Each Unit consists of one (1) common share (“Common Share”) and one-half (0.5) of a common share purchase warrant (each whole warrant, a “Warrant”). Each Warrant entitles the holder thereof to purchase one Common Share of the Company at an exercise price of $3.00 until April 22, 2022.

The Company has agreed to use its commercially reasonable efforts to qualify the Units for distribution in all provinces in Canada, except Québec (the “Qualifying Jurisdictions”) and to obtain the Final Receipt therefor, on or prior to July 2, 2021. In the event the Qualification Date has not occurred on or before July 2, 2021, the exercise price of each Warrant shall be reduced to $2.47 per Common Share (the "Penalty Provision").

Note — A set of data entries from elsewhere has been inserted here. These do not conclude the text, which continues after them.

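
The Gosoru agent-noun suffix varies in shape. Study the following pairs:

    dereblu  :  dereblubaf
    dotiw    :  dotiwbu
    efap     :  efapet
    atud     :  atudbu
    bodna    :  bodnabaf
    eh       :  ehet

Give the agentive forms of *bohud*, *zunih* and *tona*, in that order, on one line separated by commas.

bohudbu, zunihet, tonabaf

The suffix is conditioned by the final sound: -et when the stem ends in a voiceless consonant (*efap*, *eh*); -bu when the stem ends in a voiced consonant (*dotiw*, *atud*); -baf when the stem ends in a vowel (*dereblu*, *bodna*).
*bohud* — final sound /d/ (a voiced consonant) → -bu → *bohudbu*.
*zunih* — final sound /h/ (a voiceless consonant) → -et → *zunihet*.
*tona*: final sound = /a/, a vowel → -baf → *tonabaf*.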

In connection with the Offering, the Underwriters received: (i) a cash commission of 6.0% of the gross proceeds of the Offering, excluding gross proceeds from the issuance of Units on a president’s list agreed upon by the Company and the Underwriters (the “President’s List”), for which a commission of 3.0% of such gross proceeds was paid by the Company to the Underwriters; and (ii) 525,442 non-transferable compensation warrants (the “Compensation Warrants”), being equal to 6.0% of the aggregate number of Units sold under the Offering, excluding those Units sold to subscribers on the President’s List, for which the Underwriters were issued Compensation Warrants equaling 3.0% of the aggregate number of Units sold to participants on the President’s List. Each Compensation Warrant is exercisable into one Unit of the Company at a price of $2.10 per Unit until April 22, 2022.

Proceeds from the Offering will be used primarily to fund the 75,000 meter Phase 2 exploration drill program at the Company’s Kay Mine Project and general working capital purposes. The Offering is subject to final approval by the TSX Venture Exchange.